About the denominator, I should derivate in respect to n? wether i do this or not, the result is not correct.

am i supposed to derivate the nominator in respect to n?, i guess i should since its the unknown

 

[WrongMan]

Ok i got it right now.
Thanks for all the help :)

 

[Mark44]

so numerator look like 1/n * a^(1-n/n) and 1-n/n goes to -1.. so numerator = 1/n*a, this doesn't seem right ..

Correct, that's not right. $a^{1/n}$ is an exponential function, not a power function like $x^n$.

About the denominator, I should derivate in respect to n? wether i do this or not, the result is not correct.

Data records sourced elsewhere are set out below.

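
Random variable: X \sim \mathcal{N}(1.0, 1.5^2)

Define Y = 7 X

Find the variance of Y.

For Y = aX + b: Var(Y) = a² * Var(X)
Var(X) = 1.5^2 = 2.25
Var(Y) = 7² * 2.25 = 49 * 2.25 = 110.25

110.25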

"Derivate" is a word, but it's not one that's used in mathematics. You differentiate a function to get its derivative.

am i supposed to derivate the nominator in respect to n?, i guess i should since its the unknown

Ok i got it right now.
Thanks for all the help :)

Good deal. I'll mark this thread as Solved.

 

[WrongMan]

"Derivate" is a word, but it's not one that's used in mathematics. You differentiate a function to get its derivative.

Hahahah sorry for the bad english xD, i meant differentiate.